Run this command in Terminal:
Bash OLLAMA_DEBUG=1 ollama serve Watch the logs. If you see ggml_metal_init: error, your M5 is having trouble compiling the GPU shaders for that specific model.
Solution: Update Ollama (ollama update). If you’re on a beta build of macOS, you may need to set export OLLAMA_GPU_OVERRIDE=0 to force CPU mode temporarily, though this will be slower.
- OpenCode Conflict
If you are using OpenCode, it might be trying to load a “secondary” embedding model (for indexing your files) at the same time as your main chat model.
The Fix: Go into your OpenCode settings and ensure “Vector Indexing” is set to Local but “Small Model.” If OpenCode tries to load a 14B model for indexing and a 14B model for chatting, it will hit 28GB+ and crash your 24GB system every time.
If you are using Ollama Cloud:
If this error is happening while trying to connect to Ollama Cloud:
Check your Internet: The “retrying in 3s” usually means the handshake with the Ollama servers failed.
Verify Subscription: Ensure your 20€ payment went through. If the “Free Tier” concurrency limit (1 model) is hit, the Cloud will reject your load request until the previous session times out.
## Gemma
The error you are seeing is almost certainly a RAM collision. Even though you have an M5 with 24GB, Gemma 4 (released April 2026) is a “trimodal” beast that eats memory differently than previous models.
Here is why your M5 (24GB) is retrying and how to fix it:
- The “Size” Problem
Google released Gemma 4 in four main sizes. With 24GB of RAM, here is the reality of what will fit:
Gemma 4 - E4B (~8B): Safe. This fits perfectly. It uses about 9.6GB.
Gemma 4 - 26B A4B (MoE): The Danger Zone. While only 3.8B parameters are “active” at a time, the entire 26B model must sit in your RAM to work. At a standard 4-bit quantization, this takes up roughly 17–19GB.
Why it’s failing: 19GB (Model) + 5GB (macOS) = 24GB. You have 0MB left for the context window or other apps. One Slack notification or Chrome tab will crash the model load.
- Immediate Fixes
If you are determined to run the 26B A4B or 31B versions on a 24GB Mac:
Lower the Context Window: Ollama 0.19+ defaults to a large context. Force it smaller so it takes up less RAM.
Run: ollama run gemma4:26b —context 8192
The “Ollama Cloud” Escape: Since you have 20€, this is exactly what Ollama Cloud is for.

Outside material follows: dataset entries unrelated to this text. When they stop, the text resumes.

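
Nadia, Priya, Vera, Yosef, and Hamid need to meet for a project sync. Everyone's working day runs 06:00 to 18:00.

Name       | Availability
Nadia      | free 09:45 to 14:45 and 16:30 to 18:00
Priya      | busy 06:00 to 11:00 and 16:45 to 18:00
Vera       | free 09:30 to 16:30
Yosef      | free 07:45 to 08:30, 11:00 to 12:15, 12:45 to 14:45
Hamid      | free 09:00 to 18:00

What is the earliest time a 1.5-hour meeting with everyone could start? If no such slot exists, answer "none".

Nadia free: 09:45-14:45, 16:30-18:00.
Priya free: 11:00-16:45 (invert busy blocks within the working day).
Vera free: 09:30-16:30.
Yosef free: 07:45-08:30, 11:00-12:15, 12:45-14:45.
Hamid free: 09:00-18:00.
Nadia ∩ Priya: 11:00-14:45, 16:30-16:45.
Nadia ∩ Priya ∩ Vera: 11:00-14:45.
Nadia ∩ Priya ∩ Vera ∩ Yosef: 11:00-12:15, 12:45-14:45.
Nadia ∩ Priya ∩ Vera ∩ Yosef ∩ Hamid: 11:00-12:15, 12:45-14:45.
So the common availability across everyone is 11:00-12:15, 12:45-14:45.
The first common window of at least 90 minutes is 12:45-14:45, so the earliest start is 12:45.

12:45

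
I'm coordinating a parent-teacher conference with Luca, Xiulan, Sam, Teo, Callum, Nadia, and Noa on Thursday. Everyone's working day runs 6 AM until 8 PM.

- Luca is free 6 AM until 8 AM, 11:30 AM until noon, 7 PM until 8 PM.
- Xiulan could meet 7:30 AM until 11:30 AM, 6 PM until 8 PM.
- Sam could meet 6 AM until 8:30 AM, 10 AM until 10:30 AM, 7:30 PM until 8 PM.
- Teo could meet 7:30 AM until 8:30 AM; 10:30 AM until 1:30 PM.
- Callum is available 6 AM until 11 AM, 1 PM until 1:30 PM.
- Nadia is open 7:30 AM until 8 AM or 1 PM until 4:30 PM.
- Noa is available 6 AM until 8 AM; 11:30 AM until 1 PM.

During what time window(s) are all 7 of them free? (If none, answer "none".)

07:30-08:00

Luca ∩ Xiulan: 07:30-08:00, 19:00-20:00.
Luca ∩ Xiulan ∩ Sam: 07:30-08:00, 19:30-20:00.
Luca ∩ Xiulan ∩ Sam ∩ Teo: 07:30-08:00.
Luca ∩ Xiulan ∩ Sam ∩ Teo ∩ Callum: 07:30-08:00.
Luca ∩ Xiulan ∩ Sam ∩ Teo ∩ Callum ∩ Nadia: 07:30-08:00.
Luca ∩ Xiulan ∩ Sam ∩ Teo ∩ Callum ∩ Nadia ∩ Noa: 07:30-08:00.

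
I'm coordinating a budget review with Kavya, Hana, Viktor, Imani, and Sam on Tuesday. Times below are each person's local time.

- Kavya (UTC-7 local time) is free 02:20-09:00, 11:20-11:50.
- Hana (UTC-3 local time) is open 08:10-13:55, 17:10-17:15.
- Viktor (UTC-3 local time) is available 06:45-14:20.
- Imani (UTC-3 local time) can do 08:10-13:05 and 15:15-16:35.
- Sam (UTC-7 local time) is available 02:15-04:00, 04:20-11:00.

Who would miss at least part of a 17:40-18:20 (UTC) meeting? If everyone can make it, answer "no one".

Kavya in UTC: 09:20-16:00, 18:20-18:50 (add 7h to convert from UTC-7).
Hana in UTC: 11:10-16:55, 20:10-20:15 (add 3h to convert from UTC-3).
Viktor in UTC: 09:45-17:20 (add 3h to convert from UTC-3).
Imani in UTC: 11:10-16:05, 18:15-19:35 (add 3h to convert from UTC-3).
Sam in UTC: 09:15-11:00, 11:20-18:00 (add 7h to convert from UTC-7).
Kavya: not fully free for 17:40-18:20. Hana: not fully free for 17:40-18:20. Viktor: not fully free for 17:40-18:20. Imani: not fully free for 17:40-18:20. Sam: not fully free for 17:40-18:20.

Hana, Imani, Kavya, Sam, Viktor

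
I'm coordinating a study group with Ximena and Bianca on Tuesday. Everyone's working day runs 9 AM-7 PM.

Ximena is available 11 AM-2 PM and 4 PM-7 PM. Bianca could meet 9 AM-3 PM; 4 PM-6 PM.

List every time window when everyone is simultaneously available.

Ximena ∩ Bianca: 11:00-14:00, 16:00-18:00.

11:00-14:00, 16:00-18:00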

Instead of crashing your Mac, run the 31B Dense model in the cloud. It will be 10x faster and leave your 24GB of RAM free for VS Code and your browser.
Use the “E4B” Variant locally: For 90% of tasks, the gemma4:e4b model is shockingly good and will run at 60+ tokens/sec on your M5 without ever crashing.

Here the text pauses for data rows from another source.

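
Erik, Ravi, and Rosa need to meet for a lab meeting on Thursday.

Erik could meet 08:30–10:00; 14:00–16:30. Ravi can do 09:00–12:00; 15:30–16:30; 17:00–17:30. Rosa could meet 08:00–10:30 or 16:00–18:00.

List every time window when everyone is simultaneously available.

Erik ∩ Ravi: 09:00-10:00, 15:30-16:30.
Erik ∩ Ravi ∩ Rosa: 09:00-10:00, 16:00-16:30.
So the common availability across everyone is 09:00-10:00, 16:00-16:30.

09:00-10:00, 16:00-16:30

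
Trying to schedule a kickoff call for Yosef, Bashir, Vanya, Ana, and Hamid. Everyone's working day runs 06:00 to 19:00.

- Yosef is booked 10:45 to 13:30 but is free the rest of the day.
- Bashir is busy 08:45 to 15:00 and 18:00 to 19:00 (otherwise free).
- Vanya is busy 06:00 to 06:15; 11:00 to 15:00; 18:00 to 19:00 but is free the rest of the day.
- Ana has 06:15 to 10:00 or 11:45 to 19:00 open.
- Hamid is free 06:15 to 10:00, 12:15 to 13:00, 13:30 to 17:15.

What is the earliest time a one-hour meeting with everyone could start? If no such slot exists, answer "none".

Yosef free: 06:00-10:45, 13:30-19:00 (invert busy blocks within the working day).
Bashir free: 06:00-08:45, 15:00-18:00 (invert busy blocks within the working day).
Vanya free: 06:15-11:00, 15:00-18:00 (invert busy blocks within the working day).
Ana free: 06:15-10:00, 11:45-19:00.
Hamid free: 06:15-10:00, 12:15-13:00, 13:30-17:15.
Yosef ∩ Bashir: 06:00-08:45, 15:00-18:00.
Yosef ∩ Bashir ∩ Vanya: 06:15-08:45, 15:00-18:00.
Yosef ∩ Bashir ∩ Vanya ∩ Ana: 06:15-08:45, 15:00-18:00.
Yosef ∩ Bashir ∩ Vanya ∩ Ana ∩ Hamid: 06:15-08:45, 15:00-17:15.
The first common window of at least 60 minutes is 06:15-08:45, so the earliest start is 06:15.

06:15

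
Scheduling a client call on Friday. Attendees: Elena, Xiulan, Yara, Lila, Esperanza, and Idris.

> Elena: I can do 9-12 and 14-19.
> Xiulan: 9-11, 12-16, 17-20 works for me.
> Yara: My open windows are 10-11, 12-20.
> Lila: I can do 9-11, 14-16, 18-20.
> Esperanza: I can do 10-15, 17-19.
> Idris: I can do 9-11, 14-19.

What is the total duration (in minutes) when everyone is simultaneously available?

Elena ∩ Xiulan: 09:00-11:00, 14:00-16:00, 17:00-19:00.
Elena ∩ Xiulan ∩ Yara: 10:00-11:00, 14:00-16:00, 17:00-19:00.
Elena ∩ Xiulan ∩ Yara ∩ Lila: 10:00-11:00, 14:00-16:00, 18:00-19:00.
Elena ∩ Xiulan ∩ Yara ∩ Lila ∩ Esperanza: 10:00-11:00, 14:00-15:00, 18:00-19:00.
Elena ∩ Xiulan ∩ Yara ∩ Lila ∩ Esperanza ∩ Idris: 10:00-11:00, 14:00-15:00, 18:00-19:00.
Summing the common windows: 60 + 60 + 60 = 180 minutes.

180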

- Solving the “Internal Error”
If even the small e4b model fails to load:
Flash Attention Conflict: Gemma 4 uses a new “Alternating Attention” architecture. There is a known bug on M5 chips where Flash Attention hangs on models larger than 8B.
The Fix: Run this in your terminal before starting Ollama:
Bash export OLLAMA_FLASH_ATTENTION=0 ollama serve Summary Recommendation for your 20€
You are hitting the hardware limit of the basic M5.

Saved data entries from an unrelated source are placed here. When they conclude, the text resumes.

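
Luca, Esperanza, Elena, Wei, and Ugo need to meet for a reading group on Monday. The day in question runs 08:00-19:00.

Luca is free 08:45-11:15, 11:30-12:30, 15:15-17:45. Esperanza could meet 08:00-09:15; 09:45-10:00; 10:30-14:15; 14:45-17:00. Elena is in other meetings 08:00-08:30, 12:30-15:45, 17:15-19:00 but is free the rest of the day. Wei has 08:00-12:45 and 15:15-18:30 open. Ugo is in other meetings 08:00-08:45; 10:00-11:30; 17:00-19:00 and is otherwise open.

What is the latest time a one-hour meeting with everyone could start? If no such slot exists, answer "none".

16:00

Luca free: 08:45-11:15, 11:30-12:30, 15:15-17:45.
Esperanza free: 08:00-09:15, 09:45-10:00, 10:30-14:15, 14:45-17:00.
Elena free: 08:30-12:30, 15:45-17:15 (invert busy blocks within the working day).
Wei free: 08:00-12:45, 15:15-18:30.
Ugo free: 08:45-10:00, 11:30-17:00 (invert busy blocks within the working day).
Luca ∩ Esperanza: 08:45-09:15, 09:45-10:00, 10:30-11:15, 11:30-12:30, 15:15-17:00.
Luca ∩ Esperanza ∩ Elena: 08:45-09:15, 09:45-10:00, 10:30-11:15, 11:30-12:30, 15:45-17:00.
Luca ∩ Esperanza ∩ Elena ∩ Wei: 08:45-09:15, 09:45-10:00, 10:30-11:15, 11:30-12:30, 15:45-17:00.
Luca ∩ Esperanza ∩ Elena ∩ Wei ∩ Ugo: 08:45-09:15, 09:45-10:00, 11:30-12:30, 15:45-17:00.
The last common window of at least 60 minutes is 15:45-17:00; a 60-minute meeting can start as late as 16:00 and still end by 17:00.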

Local: Use your M5 to run Gemma 4 E4B for fast, free, daily coding.
Cloud: Use your 20€ for an Ollama Cloud or OpenRouter sub to call the Gemma 4 31B or Claude 4.5 when you need a “genius” to look at your code.
Pro Tip: If you want to keep everything local, try ollama run gemma4:26b-a4b-it-q3_K_S. The “q3” (3-bit) version will fit comfortably in your 24GB RAM with room for a 32K context window.